In late January, Metro Dallas Homeless Alliance and a team of volunteers hit the city's streets and shelters to count the homeless . The count is something hundreds of cities do each January as part of the requirements to receive federal funding, but it also helps MDHA understand where the agency is in its goal of eliminating chronic homelessness in Dallas County by 2015.
Tuesday morning, MDHA finally released the results of that count, and the news is mixed. Homelessness is down overall, as is chronic homelessness -- people with disabilities who have been homeless for more than a year or who become homeless repeatedly. But the number of families with children who find themselves with no place to stay has risen sharply in the past two years.
MDHA's point-in-time study, the full text of which is below, was conducted the night of January 26. It's intended to be a good overall estimate of a population that's notoriously hard to track with any accuracy. This year's night out found that Dallas County's steady decline in chronic homelessness has continued, with a 19 percent drop between 2011 and 2012, and a 66 percent drop since 2004. The number of people sleeping outdoors or in abandoned buildings, rather than in shelters, has also dropped steadily, starting in 2005.
At the same time, there's been a huge increase in the number of people who have found their ways into permanent supportive housing. That's not surprising -- it's something MDHA has made one of their main efforts, with a goal of building 1,800 new permanent supportive units by 2015. The results are already clear: There's been a whopping 578 percent increase in the number of adults in this type of housing between 2005 and 2012.
But then, discouragingly, there are the children. This year, 496 homeless adults said they had children living with them. That's an 8 percent increase since 2011, and a 36 percent increase since 2010. MDHA estimates that nearly 3,000 Dallas Independent School District students are homeless. The study found eight chronically homeless families living in the city.
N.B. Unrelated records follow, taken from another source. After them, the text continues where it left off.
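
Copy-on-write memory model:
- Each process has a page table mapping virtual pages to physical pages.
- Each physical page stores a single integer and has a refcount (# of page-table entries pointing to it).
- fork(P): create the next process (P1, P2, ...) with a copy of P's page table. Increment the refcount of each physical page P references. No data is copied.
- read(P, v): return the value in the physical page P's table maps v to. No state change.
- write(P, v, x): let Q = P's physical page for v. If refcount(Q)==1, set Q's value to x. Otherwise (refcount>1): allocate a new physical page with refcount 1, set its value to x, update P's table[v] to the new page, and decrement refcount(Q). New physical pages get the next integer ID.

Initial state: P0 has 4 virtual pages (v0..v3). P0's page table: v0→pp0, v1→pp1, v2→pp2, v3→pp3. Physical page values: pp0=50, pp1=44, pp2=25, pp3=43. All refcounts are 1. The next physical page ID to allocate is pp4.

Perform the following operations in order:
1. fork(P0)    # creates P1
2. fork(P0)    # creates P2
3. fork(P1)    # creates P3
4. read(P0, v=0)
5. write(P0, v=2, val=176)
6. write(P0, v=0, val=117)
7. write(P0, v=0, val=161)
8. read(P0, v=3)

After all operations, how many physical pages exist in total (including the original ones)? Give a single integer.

Op 1: fork(P0) -> P1. 4 ppages; refcounts: pp0:2 pp1:2 pp2:2 pp3:2
Op 2: fork(P0) -> P2. 4 ppages; refcounts: pp0:3 pp1:3 pp2:3 pp3:3
Op 3: fork(P1) -> P3. 4 ppages; refcounts: pp0:4 pp1:4 pp2:4 pp3:4
Op 4: read(P0, v0) -> 50. No state change.
Op 5: write(P0, v2, 176). refcount(pp2)=4>1 -> COPY to pp4. 5 ppages; refcounts: pp0:4 pp1:4 pp2:3 pp3:4 pp4:1
Op 6: write(P0, v0, 117). refcount(pp0)=4>1 -> COPY to pp5. 6 ppages; refcounts: pp0:3 pp1:4 pp2:3 pp3:4 pp4:1 pp5:1
Op 7: write(P0, v0, 161). refcount(pp5)=1 -> write in place. 6 ppages; refcounts: pp0:3 pp1:4 pp2:3 pp3:4 pp4:1 pp5:1
Op 8: read(P0, v3) -> 43. No state change.

Answer: 6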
MDHA also reports that it found 190 homeless youths unaccompanied by parents, a 272 increase over last year (the ages of those kids weren't provided). But they attribute that rise to a new effort to count homeless teens, who are otherwise among the most "invisible" of the homeless.
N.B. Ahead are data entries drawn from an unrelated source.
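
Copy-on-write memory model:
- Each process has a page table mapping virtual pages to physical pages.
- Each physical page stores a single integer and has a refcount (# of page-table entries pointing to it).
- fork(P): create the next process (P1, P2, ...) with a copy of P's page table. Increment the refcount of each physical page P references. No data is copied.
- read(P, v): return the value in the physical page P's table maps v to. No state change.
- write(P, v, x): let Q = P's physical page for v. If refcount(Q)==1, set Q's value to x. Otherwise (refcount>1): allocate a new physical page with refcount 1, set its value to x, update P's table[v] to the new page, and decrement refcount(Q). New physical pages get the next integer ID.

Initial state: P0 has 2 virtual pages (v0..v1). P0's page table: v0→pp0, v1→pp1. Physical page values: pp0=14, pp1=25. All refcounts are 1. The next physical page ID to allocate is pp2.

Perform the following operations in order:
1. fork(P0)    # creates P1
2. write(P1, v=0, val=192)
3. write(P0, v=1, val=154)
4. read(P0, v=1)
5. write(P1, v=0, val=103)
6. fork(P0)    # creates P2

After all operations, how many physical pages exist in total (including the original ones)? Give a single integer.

Op 1: fork(P0) -> P1. 2 ppages; refcounts: pp0:2 pp1:2
Op 2: write(P1, v0, 192). refcount(pp0)=2>1 -> COPY to pp2. 3 ppages; refcounts: pp0:1 pp1:2 pp2:1
Op 3: write(P0, v1, 154). refcount(pp1)=2>1 -> COPY to pp3. 4 ppages; refcounts: pp0:1 pp1:1 pp2:1 pp3:1
Op 4: read(P0, v1) -> 154. No state change.
Op 5: write(P1, v0, 103). refcount(pp2)=1 -> write in place. 4 ppages; refcounts: pp0:1 pp1:1 pp2:1 pp3:1
Op 6: fork(P0) -> P2. 4 ppages; refcounts: pp0:2 pp1:1 pp2:1 pp3:2

Answer: 4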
Mike Faenza, president and chief executive officer of MDHA, thinks the rise in homeless families is the result of a number of different factors, the terrible economy being one of them. "I believe it is because of employment and lack of affordable housing for those that are at the lowest income levels," he told us. "I believe we can do much better if we pay the same kind of attention to homeless women and children that we have put forward to single adults who are homeless and chronically homeless or at risk."
The solution? The nonprofit is calling for better permanent supportive housing programs for families and veterans, as well as more short-term transitional housing for teens and young adults who don't qualify for supportive housing. Faenza wants to create a special campus for women and children that provides all the "intensive services" they might need in one place -- not just help accessing supportive housing, but help with employment and accessing social services.
"I believe it is the families that have special challenges with health, overcoming trauma and are just worn out by the extended experience of poverty that need more attention," he told us.
At a news conference at City Hall releasing the study, Mayor Mike Rawlings praised MDHA's progress. "In less than 10 years, we've knocked this number down," he said. "This is an accomplishment we should all be proud of."
Rawlings also dismissed concerns that permanent supportive housing raises crime rates in a neighborhood. "Every time we've put in permanent supportive housing, the project -- it has worked," he said. "We've got to get rid of this myth that permanent supportive housing is bad for our neighborhoods. It's just not. The facts just don't point to that. ... As mayor, I'm going to be challenging people who say that. We have to put mythology aside and let the facts speak for themselves."